In [31]:
from sklearn.model_selection import train_test_split
from sklearn.feature_extraction.text import CountVectorizer, TfidfVectorizer
from sklearn.naive_bayes import MultinomialNB
from sklearn import metrics

import pandas as pd
import numpy as np
import re

In [32]:
from sklearn.metrics import accuracy_score, f1_score, precision_score, recall_score, classification_report

def get_metrics(y_test, y_predicted):  
    # true positives / (true positives+false positives)
    precision = precision_score(y_test, y_predicted, pos_label=None,
                                    average='weighted')             
    # true positives / (true positives + false negatives)
    recall = recall_score(y_test, y_predicted, pos_label=None,
                              average='weighted')
    
    # harmonic mean of precision and recall
    f1 = f1_score(y_test, y_predicted, pos_label=None, average='weighted')
    
    # true positives + true negatives/ total
    accuracy = accuracy_score(y_test, y_predicted)
    return accuracy, precision, recall, f1

In [33]:
#New column for classification labels, either 1 or 0
def scoreCol(df, text_field):
    scores = []
    for x in df[text_field]:
        if x == 'positive':
            x = 1
            scores.append(x)
        elif x == 'negative':
            x = 0
            scores.append(x)
        elif x == 'neutral':
            x = -1
            scores.append(x)
    df['scores'] = scores
    return df

In [34]:
#Read data into dataframe
data = pd.read_csv(r'rawData.csv')

In [35]:
#Call classification label method
data = scoreCol(data,'sentiment')

In [37]:
listOfTokens = []
for tokensUnparsed in data["text"].tolist():
    tokensUnparsed = re.sub("(\\'|'|\\\")", '"', tokensUnparsed)
    listOfTokens.append(tokensUnparsed[2:-2].split('", "'))
print(listOfTokens[:5])

[['i', '`', 'd', 'have', 'responded', 'if', 'i', 'were', 'going'], ['sooo', 'sad', 'i', 'will', 'miss', 'you', 'here', 'in', 'san', 'diego'], ['my', 'boss', 'is', 'bullying', 'me'], ['what', 'interview', 'leave', 'me', 'alone'], ['sons', 'of', 'why', 'couldn', '`', 't', 'they', 'put', 'them', 'on', 'the', 'releases', 'we', 'already', 'bought']]


In [38]:
all_words = [token for tokens in listOfTokens for token in tokens]
sentence_lengths = [len(tokens) for tokens in listOfTokens]
Vocabulary = sorted(list(set(all_words)))
print("%s tokens total, with a vocabulary size of %s" % (len(all_words), len(Vocabulary)))

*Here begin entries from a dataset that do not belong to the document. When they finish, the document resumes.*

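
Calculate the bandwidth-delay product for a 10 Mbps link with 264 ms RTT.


BDP = bandwidth * RTT
= 10 Mbps * 264 ms
= 10 * 1e6 * 264 / 1000 bits
= 2640000 bits
= 330000 bytes
= 322.2656 KB
BDP = 2640000 bits (330000 bytes)


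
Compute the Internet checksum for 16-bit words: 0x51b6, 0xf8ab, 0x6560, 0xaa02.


Sum all words (with carry folding):
+ 0x51b6 = 0x51b6
+ 0xf8ab = 0x4a62
+ 0x6560 = 0xafc2
+ 0xaa02 = 0x59c5
One's complement: ~0x59c5
Checksum = 0xa63a


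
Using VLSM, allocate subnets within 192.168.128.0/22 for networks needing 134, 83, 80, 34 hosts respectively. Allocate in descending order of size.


134 hosts -> /24 (254 usable): 192.168.128.0/24
83 hosts -> /25 (126 usable): 192.168.129.0/25
80 hosts -> /25 (126 usable): 192.168.129.128/25
34 hosts -> /26 (62 usable): 192.168.130.0/26
Allocation: 192.168.128.0/24 (134 hosts, 254 usable); 192.168.129.0/25 (83 hosts, 126 usable); 192.168.129.128/25 (80 hosts, 126 usable); 192.168.130.0/26 (34 hosts, 62 usable)


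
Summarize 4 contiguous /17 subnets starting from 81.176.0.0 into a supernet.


Original prefix: /17
Number of subnets: 4 = 2^2
New prefix = 17 - 2 = 15
Supernet: 81.176.0.0/15


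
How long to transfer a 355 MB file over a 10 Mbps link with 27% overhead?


Effective throughput = 10 * (1 - 27/100) = 7.3 Mbps
File size in Mb = 355 * 8 = 2840 Mb
Time = 2840 / 7.3
Time = 389.0411 seconds


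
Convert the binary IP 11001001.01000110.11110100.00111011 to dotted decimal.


11001001 = 201
01000110 = 70
11110100 = 244
00111011 = 59
IP: 201.70.244.59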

378839 tokens total, with a vocabulary size of 26323


In [39]:
# Create list_corpus
list_corpus = data['text']

# Get labels
list_labels = []
for l in data['scores'].tolist():
    label = int(l)
    list_labels.append(label)

In [40]:
#Do a check...
print(list_corpus[:5])
print(list_labels[:5])

0    ['i', '`', 'd', 'have', 'responded', 'if', 'i'...
1    ['sooo', 'sad', 'i', 'will', 'miss', 'you', 'h...
2               ['my', 'boss', 'is', 'bullying', 'me']
3        ['what', 'interview', 'leave', 'me', 'alone']
4    ['sons', 'of', 'why', 'couldn', '`', 't', 'the...
Name: text, dtype: object
[-1, 0, 0, 0, 0]


In [41]:
# Convert all review documents to a sparse matrix of token counts
vectorizer = CountVectorizer() 
termDocumentMatrix = vectorizer.fit_transform(list_corpus)

In [42]:
#Split the training dataset into two sections:
x_train, x_test, y_train, y_test = train_test_split(termDocumentMatrix, list_labels, test_size = 0.2)

In [43]:
#Create a Multinominal Classifier
mnb = MultinomialNB()

In [44]:
#Train the model using the training sets
mnb.fit(x_train, y_train)

MultinomialNB(alpha=1.0, class_prior=None, fit_prior=True)

In [45]:
#Predict the response for test dataset
y_predicted_counts = mnb.predict(x_test)

In [46]:
accuracy, precision, recall, f1 = get_metrics(y_test, y_predicted_counts)

In [47]:
print("data = cleaned Dataset: vectorizer = CountVectorizer, accuracy = %.3f, precision = %.3f, recall = %.3f, f1 = %.3f" % (accuracy, precision, recall, f1))
metrics.confusion_matrix(y_test,y_predicted_counts)

data = cleaned Dataset: vectorizer = CountVectorizer, accuracy = 0.643, precision = 0.647, recall = 0.643, f1 = 0.643


array([[1528,  356,  392],
       [ 532,  904,   86],
       [ 507,   91, 1101]], dtype=int64)